Gannett Co. reported a 12 percent decline in its fourth-quarter net income Monday, largely because of restructuring expenses and a tax benefit that boosted the previous year's results. But revenue increased 9 percent thanks to robust political advertising, increasing digital subscriptions and an extra week in the quarter.
The media company said it earned $103.1 million, or 44 cents per share, in the October-December period. That was down from $116.9 million, or 49 cents per share, a year earlier.
Revenue grew to $1.52 billion from $1.39 billion.
Adjusted earnings were $207.3 million, or 89 cents per share, in the latest quarter. The figures exclude one-time charges related to the elimination of jobs, a consolidation of facilities and other items. A year ago, Gannett's adjusted earnings were 72 cents per share.
Analysts, on average, were expecting earnings of 88 cents per share on revenue of $1.5 billion, according to a poll by FactSet.
Gannett, based in McLean, Virginia, owns USA Today and 81 other newspapers, 23 television stations and several digital businesses.
Company-wide digital revenue increased 29 percent and accounted for a quarter of all revenue, Gannett said.
Gannett began charging newspaper readers for online access last year, erecting so-called paywalls at most of its newspapers. At the same time, the company raised prices of single-copy newspapers and print subscriptions.
Gannett also bundled digital access with print subscriptions, hoping to entice new subscribers who might offset revenue lost from people who canceled because of price hikes.
The company said the "all access" subscription model helped increase circulation revenue in its newspaper publishing division.
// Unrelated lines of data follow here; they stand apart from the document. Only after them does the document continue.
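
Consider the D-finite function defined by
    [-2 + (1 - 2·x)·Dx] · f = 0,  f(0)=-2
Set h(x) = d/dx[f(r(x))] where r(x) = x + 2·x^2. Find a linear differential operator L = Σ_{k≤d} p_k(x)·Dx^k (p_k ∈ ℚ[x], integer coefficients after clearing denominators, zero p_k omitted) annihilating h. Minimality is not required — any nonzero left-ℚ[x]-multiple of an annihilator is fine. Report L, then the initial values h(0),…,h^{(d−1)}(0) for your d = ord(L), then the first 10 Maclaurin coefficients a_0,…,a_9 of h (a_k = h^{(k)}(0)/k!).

f: a_k = -2, -4, -8, -16, -32, -64, -128, -256, -512, -1024, …
f∘r: x↦r, Dx↦Dx/r' in L_f ⇒ L₀.
h₀' ⇒ L via d/dx closure of L₀.
L = (8 + 24·x + 48·x^2) + (-1 - 2·x + 12·x^2 + 16·x^3)·Dx  (order 1).
h: a_k = -4, -32, -144, -640, -2560, -9984, -37632, -139264, -506880, -1822720, …
ICs: h(0) = -4.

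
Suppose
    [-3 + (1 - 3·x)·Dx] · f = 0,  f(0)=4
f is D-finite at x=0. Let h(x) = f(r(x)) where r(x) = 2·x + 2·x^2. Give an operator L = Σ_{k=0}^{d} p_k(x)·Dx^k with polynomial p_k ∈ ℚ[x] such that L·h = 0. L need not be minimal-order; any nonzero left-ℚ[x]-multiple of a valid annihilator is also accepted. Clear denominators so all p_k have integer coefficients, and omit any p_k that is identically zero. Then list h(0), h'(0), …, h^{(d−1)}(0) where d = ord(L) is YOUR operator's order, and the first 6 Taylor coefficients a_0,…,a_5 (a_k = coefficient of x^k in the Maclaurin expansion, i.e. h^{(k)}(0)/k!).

f: a_k = 4, 12, 36, 108, 324, 972, …
f∘r: x↦r, Dx↦Dx/r' in L_f ⇒ L₀.
L = (6 + 12·x) + (-1 + 6·x + 6·x^2)·Dx  (order 1).
h: a_k = 4, 24, 168, 1152, 7920, 54432, …
ICs: h(0) = 4.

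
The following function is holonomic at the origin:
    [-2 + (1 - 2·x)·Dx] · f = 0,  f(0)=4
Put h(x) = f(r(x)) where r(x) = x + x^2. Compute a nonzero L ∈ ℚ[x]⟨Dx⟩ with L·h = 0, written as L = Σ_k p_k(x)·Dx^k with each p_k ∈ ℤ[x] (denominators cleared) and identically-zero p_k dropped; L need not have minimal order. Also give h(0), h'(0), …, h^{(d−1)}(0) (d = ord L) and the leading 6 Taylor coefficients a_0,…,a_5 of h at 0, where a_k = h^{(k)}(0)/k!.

f: a_k = 4, 8, 16, 32, 64, 128, …
Substitute x→r, Dx→(1/r')Dx; clear ⇒ L₀.
L = (2 + 4·x) + (-1 + 2·x + 2·x^2)·Dx  (order 1).
h: a_k = 4, 8, 24, 64, 176, 480, …
ICs: h(0) = 4.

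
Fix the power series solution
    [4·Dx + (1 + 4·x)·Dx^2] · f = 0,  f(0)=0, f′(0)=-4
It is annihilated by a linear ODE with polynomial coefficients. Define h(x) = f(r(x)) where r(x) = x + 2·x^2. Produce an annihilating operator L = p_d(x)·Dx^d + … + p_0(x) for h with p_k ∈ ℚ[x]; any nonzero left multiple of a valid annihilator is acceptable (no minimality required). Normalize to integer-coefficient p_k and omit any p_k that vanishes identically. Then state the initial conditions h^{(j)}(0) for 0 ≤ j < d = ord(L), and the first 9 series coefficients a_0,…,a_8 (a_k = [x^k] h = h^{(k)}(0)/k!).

L = (16·x + 32·x^2)·Dx + (1 + 8·x + 24·x^2 + 32·x^3)·Dx^2  (order 2).
h: a_k = 0, -4, 0, 32/3, -32, 256/5, 0, -2048/7, 1024, …
ICs: h(0) = 0, h′(0) = -4.

f: a_k = 0, -4, 8, -64/3, 64, -1024/5, 2048/3, -16384/7, 8192, …
Change of var in L_f (x↦r) gives L₀.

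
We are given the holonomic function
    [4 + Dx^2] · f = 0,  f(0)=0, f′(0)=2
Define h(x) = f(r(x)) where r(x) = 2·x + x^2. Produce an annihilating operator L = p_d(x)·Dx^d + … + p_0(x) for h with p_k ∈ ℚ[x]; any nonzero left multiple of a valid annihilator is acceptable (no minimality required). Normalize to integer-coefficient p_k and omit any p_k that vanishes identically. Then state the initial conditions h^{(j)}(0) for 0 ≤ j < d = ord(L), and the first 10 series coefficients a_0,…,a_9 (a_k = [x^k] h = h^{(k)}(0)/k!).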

Gannett said the division had revenue of $1.04 billion, up 4 percent from $1 billion last year. Circulation revenue grew 17 percent to $313 .1 million from $268.1 million. Advertising revenue fell 2 percent to $657.5 million from $670.7 million.
Broadcasting revenue soared 44 percent to $287.5 million from $199.8 million, helped by political advertising.
Gannett warned that its TV advertising revenue will be hurt this quarter by the absence of political ads and the Super Bowl's move from NBC to CBS.
Gannett's stock fell $1.10, or 5.5 percent, to $18.74 in afternoon trading. The stock has traded in a 52-week range of $12.17 and $20.61.